The San Antonio Spurs won Game 1 by a narrow margin, but they realistically got good offensive production from only Tony Parker, Tim Duncan and Danny Green throughout that game. The fact that only Duncan and Parker contributed well on offense this game and the Spurs still ended up winning should be alarming to some Miami Heat fans.
The Spurs and Heat will play Game 2 tomorrow night and some of the younger Spurs players should have shaken off some of the anxiety of playing in the NBA Finals.
The Heat aren't expected to struggle this much on offense for the entire series, so the Spurs will need other players to step up and contribute to the scoring load besides their two superstars.
Although Kawhi Leonard played as great a defensive game as anybody ever has against LeBron James, he looked a bit hesitant on offense at times when James was guarding him on the other end of the court.
Leonard is averaging 12.8 PPG on an incredible 55 percent field-goal percentage during the playoffs, but was only able to muster up 10 points on 3-for-9 shooting from the field and 0-for-4 from beyond the arc in Game 1 (per Basketball Reference).
It's definitely a drop-off in production when compared to the rest of the playoffs, and Leonard may never reach his averages in this series with James guarding him.
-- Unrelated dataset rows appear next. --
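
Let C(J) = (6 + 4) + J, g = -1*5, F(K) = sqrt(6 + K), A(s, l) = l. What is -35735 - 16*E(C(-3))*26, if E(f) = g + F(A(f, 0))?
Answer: -33655 - 416*sqrt(6) ≈ -34674.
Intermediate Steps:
g = -5
C(J) = 10 + J
E(f) = -5 + sqrt(6) (E(f) = -5 + sqrt(6 + 0) = -5 + sqrt(6))
-35735 - 16*E(C(-3))*26 = -35735 - 16*(-5 + sqrt(6))*26 = -35735 - 16*(-130 + 26*sqrt(6)) = -35735 - (-2080 + 416*sqrt(6)) = -35735 + (2080 - 416*sqrt(6)) = -33655 - 416*sqrt(6)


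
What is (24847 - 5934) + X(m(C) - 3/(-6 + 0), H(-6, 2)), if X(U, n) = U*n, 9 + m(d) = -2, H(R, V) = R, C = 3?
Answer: 18976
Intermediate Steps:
m(d) = -11 (m(d) = -9 - 2 = -11)
(24847 - 5934) + X(m(C) - 3/(-6 + 0), H(-6, 2)) = (24847 - 5934) + (-11 - 3/(-6 + 0))*(-6) = 18913 + (-11 - 3/(-6))*(-6) = 18913 + (-11 - 3*(-⅙))*(-6) = 18913 + (-11 + ½)*(-6) = 18913 - 21/2*(-6) = 18913 + 63 = 18976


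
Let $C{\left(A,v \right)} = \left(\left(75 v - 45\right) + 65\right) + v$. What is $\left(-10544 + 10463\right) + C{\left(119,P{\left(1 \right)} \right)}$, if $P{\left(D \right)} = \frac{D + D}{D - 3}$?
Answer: $-137$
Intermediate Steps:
$P{\left(D \right)} = \frac{2 D}{-3 + D}$
$C{\left(A,v \right)} = 20 + 76 v$ ($C{\left(A,v \right)} = \left(\left(-45 + 75 v\right) + 65\right) + v = \left(20 + 75 v\right) + v = 20 + 76 v$)
$\left(-10544 + 10463\right) + C{\left(119,P{\left(1 \right)} \right)} = \left(-10544 + 10463\right) + \left(20 + 76 \cdot 2 \cdot 1 \frac{1}{-3 + 1}\right) = -81 + \left(20 + 76 \cdot 2 \cdot 1 \frac{1}{-2}\right) = -81 + \left(20 + 76 \cdot 2 \cdot 1 \left(- \frac{1}{2}\right)\right) = -81 + \left(20 + 76 \left(-1\right)\right) = -81 + \left(20 - 76\right) = -81 - 56 = -137$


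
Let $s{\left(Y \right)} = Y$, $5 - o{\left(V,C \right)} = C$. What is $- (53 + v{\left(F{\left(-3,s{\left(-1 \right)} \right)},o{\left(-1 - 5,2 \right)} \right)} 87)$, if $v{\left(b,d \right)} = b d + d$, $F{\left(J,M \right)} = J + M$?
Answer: $730$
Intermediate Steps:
$o{\left(V,C \right)} = 5 - C$
$v{\left(b,d \right)} = d + b d$
$- (53 + v{\left(F{\left(-3,s{\left(-1 \right)} \right)},o{\left(-1 - 5,2 \right)} \right)} 87) = - (53 + \left(5 - 2\right) \left(1 - 4\right) 87) = - (53 + 3 \left(-3\right) 87) = - (53 - 783) = \left(-1\right) \left(-730\right) = 730$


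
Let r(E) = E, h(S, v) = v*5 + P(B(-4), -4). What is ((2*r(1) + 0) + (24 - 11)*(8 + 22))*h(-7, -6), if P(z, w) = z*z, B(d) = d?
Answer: -5488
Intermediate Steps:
P(z, w) = z²
h(S, v) = 16 + 5*v (h(S, v) = v*5 + (-4)² = 5*v + 16 = 16 + 5*v)
((2*r(1) + 0) + (24 - 11)*(8 + 22))*h(-7, -6) = ((2*1 + 0) + (24 - 11)*(8 + 22))*(16 + 5*(-6)) = ((2 + 0) + 13*30)*(16 - 30) = (2 + 390)*(-14) = 392*(-14) = -5488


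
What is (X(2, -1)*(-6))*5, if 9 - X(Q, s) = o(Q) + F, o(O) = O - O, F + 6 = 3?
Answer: -360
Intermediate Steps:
F = -3 (F = -6 + 3 = -3)
o(O) = 0
X(Q, s) = 12 (X(Q, s) = 9 - (0 - 3) = 9 - 1*(-3) = 9 + 3 = 12)
(X(2, -1)*(-6))*5 = (12*(-6))*5 = -72*5 = -360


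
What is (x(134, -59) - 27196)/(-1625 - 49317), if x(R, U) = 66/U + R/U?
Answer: 802382/1502789 ≈ 0.53393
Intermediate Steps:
(x(134, -59) - 27196)/(-1625 - 49317) = ((66 + 134)/(-59) - 27196)/(-1625 - 49317) = (-1/59*200 - 27196)/(-50942) = (-200/59 - 27196)*(-1/50942) = -1604764/59*(-1/50942) = 802382/1502789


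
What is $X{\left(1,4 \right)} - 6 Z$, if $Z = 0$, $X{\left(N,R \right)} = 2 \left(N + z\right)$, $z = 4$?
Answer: $10$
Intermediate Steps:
$X{\left(N,R \right)} = 8 + 2 N$ ($X{\left(N,R \right)} = 2 \left(N + 4\right) = 2 \left(4 + N\right) = 8 + 2 N$)
$X{\left(1,4 \right)} - 6 Z = \left(8 + 2 \cdot 1\right) - 0 = \left(8 + 2\right) + 0 = 10 + 0 = 10$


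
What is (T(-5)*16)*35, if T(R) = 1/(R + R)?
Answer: -56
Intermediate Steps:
T(R) = 1/(2*R)
(T(-5)*16)*35 = (((½)/(-5))*16)*35 = (((½)*(-⅕))*16)*35 = -⅒*16*35 = -8/5*35 = -56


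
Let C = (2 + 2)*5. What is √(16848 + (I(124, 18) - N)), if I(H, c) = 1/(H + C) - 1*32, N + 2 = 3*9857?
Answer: I*√1836431/12 ≈ 112.93*I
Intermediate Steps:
N = 29569 (N = -2 + 3*9857 = -2 + 29571 = 29569)
C = 20 (C = 4*5 = 20)
I(H, c) = -32 + 1/(20 + H) (I(H, c) = 1/(H + 20) - 1*32 = 1/(20 + H) - 32 = -32 + 1/(20 + H))
√(16848 + (I(124, 18) - N)) = √(16848 + ((-639 - 32*124)/(20 + 124) - 1*29569)) = √(16848 + ((-639 - 3968)/144 - 29569)) = √(16848 + ((1/144)*(-4607) - 29569)) = √(16848 + (-4607/144 - 29569)) = √(16848 - 4262543/144) = √(-1836431/144) = I*√1836431/12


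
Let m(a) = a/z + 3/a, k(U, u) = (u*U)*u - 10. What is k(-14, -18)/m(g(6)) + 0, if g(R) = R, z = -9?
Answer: 27276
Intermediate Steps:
k(U, u) = -10 + U*u² (k(U, u) = (U*u)*u - 10 = U*u² - 10 = -10 + U*u²)
m(a) = 3/a - a/9 (m(a) = a/(-9) + 3/a = a*(-⅑) + 3/a = -a/9 + 3/a = 3/a - a/9)
k(-14, -18)/m(g(6)) + 0 = (-10 - 14*(-18)²)/(3/6 - ⅑*6) + 0 = (-10 - 14*324)/(3*(⅙) - ⅔) + 0 = (-10 - 4536)/(½ - ⅔) + 0 = -4546/(-⅙) + 0 = -6*(-4546) + 0 = 27276 + 0 = 27276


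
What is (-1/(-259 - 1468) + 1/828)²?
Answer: 6528025/2044774161936 ≈ 3.1925e-6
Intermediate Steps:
(-1/(-259 - 1468) + 1/828)² = (-1/(-1727) + 1/828)² = (-1*(-1/1727) + 1/828)² = (1/1727 + 1/828)² = (2555/1429956)² = 6528025/2044774161936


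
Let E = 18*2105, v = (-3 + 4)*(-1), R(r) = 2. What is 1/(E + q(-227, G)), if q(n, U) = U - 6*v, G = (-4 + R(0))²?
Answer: 1/37900 ≈ 2.6385e-5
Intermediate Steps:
v = -1 (v = 1*(-1) = -1)
G = 4 (G = (-4 + 2)² = (-2)² = 4)
q(n, U) = 6 + U (q(n, U) = U - 6*(-1) = U + 6 = 6 + U)
E = 37890
1/(E + q(-227, G)) = 1/(37890 + (6 + 4)) = 1/(37890 + 10) = 1/37900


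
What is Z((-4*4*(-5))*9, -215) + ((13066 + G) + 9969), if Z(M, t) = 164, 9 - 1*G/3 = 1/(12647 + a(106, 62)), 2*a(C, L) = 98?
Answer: 98292431/4232 ≈ 23226.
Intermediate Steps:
a(C, L) = 49 (a(C, L) = (½)*98 = 49)
G = 114263/4232 (G = 27 - 3/(12647 + 49) = 27 - 3/12696 = 27 - 3*1/12696 = 27 - 1/4232 = 114263/4232 ≈ 27.000)
Z((-4*4*(-5))*9, -215) + ((13066 + G) + 9969) = 164 + ((13066 + 114263/4232) + 9969) = 164 + (55409575/4232 + 9969) = 164 + 97598383/4232 = 98292431/4232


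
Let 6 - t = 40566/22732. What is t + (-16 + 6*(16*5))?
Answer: 5321737/11366 ≈ 468.22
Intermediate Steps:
t = 47913/11366 (t = 6 - 40566/22732 = 6 - 1*20283/11366 = 6 - 20283/11366 = 47913/11366 ≈ 4.2155)
t + (-16 + 6*(16*5)) = 47913/11366 + (-16 + 6*(16*5)) = 47913/11366 + (-16 + 6*80) = 47913/11366 + (-16 + 480) = 47913/11366 + 464 = 5321737/11366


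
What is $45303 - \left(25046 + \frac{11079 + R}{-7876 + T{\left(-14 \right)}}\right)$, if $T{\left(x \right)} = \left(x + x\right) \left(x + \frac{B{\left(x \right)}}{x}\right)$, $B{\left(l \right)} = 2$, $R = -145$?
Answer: $\frac{6887877}{340} \approx 20258.0$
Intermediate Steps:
$T{\left(x \right)} = 2 x \left(x + \frac{2}{x}\right)$ ($T{\left(x \right)} = \left(x + x\right) \left(x + \frac{2}{x}\right) = 2 x \left(x + \frac{2}{x}\right)$)
$45303 - \left(25046 + \frac{11079 + R}{-7876 + T{\left(-14 \right)}}\right) = 45303 - \left(25046 + \frac{11079 - 145}{-7876 + \left(4 + 2 \left(-14\right)^{2}\right)}\right) = 45303 - \left(25046 + \frac{10934}{-7876 + \left(4 + 2 \cdot 196\right)}\right) = 45303 - \left(25046 + \frac{10934}{-7876 + \left(4 + 392\right)}\right) = 45303 - \left(25046 + \frac{10934}{-7876 + 396}\right) = 45303 - \left(25046 + \frac{10934}{-7480}\right) = 45303 - \left(25046 + 10934 \left(- \frac{1}{7480}\right)\right) = 45303 - \left(25046 - \frac{497}{340}\right) = 45303 - \frac{8515143}{340} = \frac{6887877}{340}$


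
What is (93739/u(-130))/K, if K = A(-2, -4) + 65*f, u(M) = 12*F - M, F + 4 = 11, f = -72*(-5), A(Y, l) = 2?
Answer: 93739/5008028 ≈ 0.018718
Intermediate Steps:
f = 360
F = 7 (F = -4 + 11 = 7)
u(M) = 84 - M (u(M) = 12*7 - M = 84 - M)
K = 23402 (K = 2 + 65*360 = 2 + 23400 = 23402)
(93739/u(-130))/K = (93739/(84 - 1*(-130)))/23402 = (93739/(84 + 130))*(1/23402) = (93739/214)*(1/23402) = 93739/5008028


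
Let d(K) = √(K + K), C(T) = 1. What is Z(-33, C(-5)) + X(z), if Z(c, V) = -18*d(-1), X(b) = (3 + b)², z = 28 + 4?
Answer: 1225 - 18*I*√2 ≈ 1225.0 - 25.456*I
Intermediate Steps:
z = 32
d(K) = √2*√K (d(K) = √(2*K) = √2*√K)
Z(c, V) = -18*I*√2 (Z(c, V) = -18*√2*√(-1) = -18*√2*I = -18*I*√2)
Z(-33, C(-5)) + X(z) = -18*I*√2 + (3 + 32)² = -18*I*√2 + 35² = -18*I*√2 + 1225 = 1225 - 18*I*√2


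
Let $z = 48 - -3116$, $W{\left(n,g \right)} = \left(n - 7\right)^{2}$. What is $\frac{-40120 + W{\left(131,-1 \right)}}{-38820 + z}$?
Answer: $\frac{3093}{4457} \approx 0.69396$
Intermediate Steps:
$W{\left(n,g \right)} = \left(-7 + n\right)^{2}$
$z = 3164$ ($z = 48 + 3116 = 3164$)
$\frac{-40120 + W{\left(131,-1 \right)}}{-38820 + z} = \frac{-40120 + \left(-7 + 131\right)^{2}}{-38820 + 3164} = \frac{-40120 + 124^{2}}{-35656} = \left(-40120 + 15376\right) \left(- \frac{1}{35656}\right) = \left(-24744\right) \left(- \frac{1}{35656}\right) = \frac{3093}{4457}$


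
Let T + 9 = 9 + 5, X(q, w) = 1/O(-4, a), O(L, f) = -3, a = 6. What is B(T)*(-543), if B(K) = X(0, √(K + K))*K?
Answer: 905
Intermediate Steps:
X(q, w) = -⅓ (X(q, w) = 1/(-3) = -⅓)
T = 5 (T = -9 + (9 + 5) = -9 + 14 = 5)
B(K) = -K/3
B(T)*(-543) = -⅓*5*(-543) = -5/3*(-543) = 905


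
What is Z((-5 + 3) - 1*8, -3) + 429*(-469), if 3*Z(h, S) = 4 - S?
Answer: -603596/3 ≈ -2.0120e+5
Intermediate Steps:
Z(h, S) = 4/3 - S/3 (Z(h, S) = (4 - S)/3 = 4/3 - S/3)
Z((-5 + 3) - 1*8, -3) + 429*(-469) = (4/3 - ⅓*(-3)) + 429*(-469) = (4/3 + 1) - 201201 = 7/3 - 201201 = -603596/3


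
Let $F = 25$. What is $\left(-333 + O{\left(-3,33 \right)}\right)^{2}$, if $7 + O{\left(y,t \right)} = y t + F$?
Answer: $171396$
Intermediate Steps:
$O{\left(y,t \right)} = 18 + t y$ ($O{\left(y,t \right)} = -7 + \left(y t + 25\right) = -7 + \left(t y + 25\right) = -7 + \left(25 + t y\right) = 18 + t y$)
$\left(-333 + O{\left(-3,33 \right)}\right)^{2} = \left(-333 + \left(18 + 33 \left(-3\right)\right)\right)^{2} = \left(-333 + \left(18 - 99\right)\right)^{2} = \left(-333 - 81\right)^{2} = \left(-414\right)^{2} = 171396$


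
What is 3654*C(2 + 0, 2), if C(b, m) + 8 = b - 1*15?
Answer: -76734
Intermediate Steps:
C(b, m) = -23 + b (C(b, m) = -8 + (b - 1*15) = -8 + (b - 15) = -8 + (-15 + b) = -23 + b)
3654*C(2 + 0, 2) = 3654*(-23 + (2 + 0)) = 3654*(-23 + 2) = 3654*(-21) = -76734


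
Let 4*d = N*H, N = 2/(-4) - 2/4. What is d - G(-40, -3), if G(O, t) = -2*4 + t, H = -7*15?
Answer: 149/4 ≈ 37.250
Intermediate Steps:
N = -1 (N = 2*(-¼) - 2*¼ = -½ - ½ = -1)
H = -105
G(O, t) = -8 + t
d = 105/4 (d = (-1*(-105))/4 = (¼)*105 = 105/4 ≈ 26.250)
d - G(-40, -3) = 105/4 - (-8 - 3) = 105/4 - 1*(-11) = 105/4 + 11 = 149/4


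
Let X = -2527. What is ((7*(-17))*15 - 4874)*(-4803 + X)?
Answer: 48810470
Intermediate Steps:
((7*(-17))*15 - 4874)*(-4803 + X) = ((7*(-17))*15 - 4874)*(-4803 - 2527) = (-119*15 - 4874)*(-7330) = (-1785 - 4874)*(-7330) = -6659*(-7330) = 48810470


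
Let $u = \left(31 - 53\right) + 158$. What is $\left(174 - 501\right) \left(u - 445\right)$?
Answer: $101043$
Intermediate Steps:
$u = 136$ ($u = -22 + 158 = 136$)
$\left(174 - 501\right) \left(u - 445\right) = \left(174 - 501\right) \left(136 - 445\right) = \left(-327\right) \left(-309\right) = 101043$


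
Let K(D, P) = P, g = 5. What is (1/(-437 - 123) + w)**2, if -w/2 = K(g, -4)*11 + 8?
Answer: 1625621761/313600 ≈ 5183.7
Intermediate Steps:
w = 72 (w = -2*(-4*11 + 8) = -2*(-44 + 8) = -2*(-36) = 72)
(1/(-437 - 123) + w)**2 = (1/(-437 - 123) + 72)**2 = (1/(-560) + 72)**2 = (-1/560 + 72)**2 = (40319/560)**2 = 1625621761/313600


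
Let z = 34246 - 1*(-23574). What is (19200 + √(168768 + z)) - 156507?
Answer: -137307 + 2*√56647 ≈ -1.3683e+5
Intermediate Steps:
z = 57820 (z = 34246 + 23574 = 57820)
(19200 + √(168768 + z)) - 156507 = (19200 + √(168768 + 57820)) - 156507 = (19200 + √226588) - 156507 = (19200 + 2*√56647) - 156507 = -137307 + 2*√56647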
However, he could still stand to shoot the three-ball better and maybe put some more pressure on the Heat defense by attacking the paint, instead of just relying on Tony Parker to make a play.
Tiago Splitter played 24 minutes in the opening game, but only managed to score seven points and grab two rebounds during his time on the floor.
At 6'11", Splitter will be one of the biggest players, if not the biggest player, on the floor every time he steps into the game, so he's expected to contribute much more effectively on offense. Like in the series against the Indiana Pacers, the Heat are bound to struggle defending the Spurs' bigs and rebounding the ball.
By no means is Splitter the same caliber of player as Roy Hibbert, but he has the potential to be just as effective. He's a good post-up scorer and an underrated athlete who has a variety of ways to score around the rim.
During the playoffs, Splitter's scoring output has dropped significantly when compared to his regular-season average (10.3 PPG vs. 6.8 PPG). Now that he's up against a smaller team, they will need him to score when Duncan and Parker are struggling to find easy baskets.
Manu Ginobili came off the bench and recorded 13 points on a mediocre 4-for-11 from the field. Obviously age and injuries have stopped Ginobili from continuing his superstar-esque play during the peak of his career, but he's still the second-best playmaker on the team.
Unfortunately, Ginobili hasn't been himself this postseason either. His scoring output (11.6 PPG) and field-goal percentage (38.2 percent) are the lowest in nine seasons.
Unlike the previous two players, Ginobili is a proven winner and has the ability to step up during the most important games. He has shown over the years that he's not afraid of taking the big shot or stepping up under the spotlight.
If there's anybody who could take over the scoring load on a nightly basis, it's Ginobili.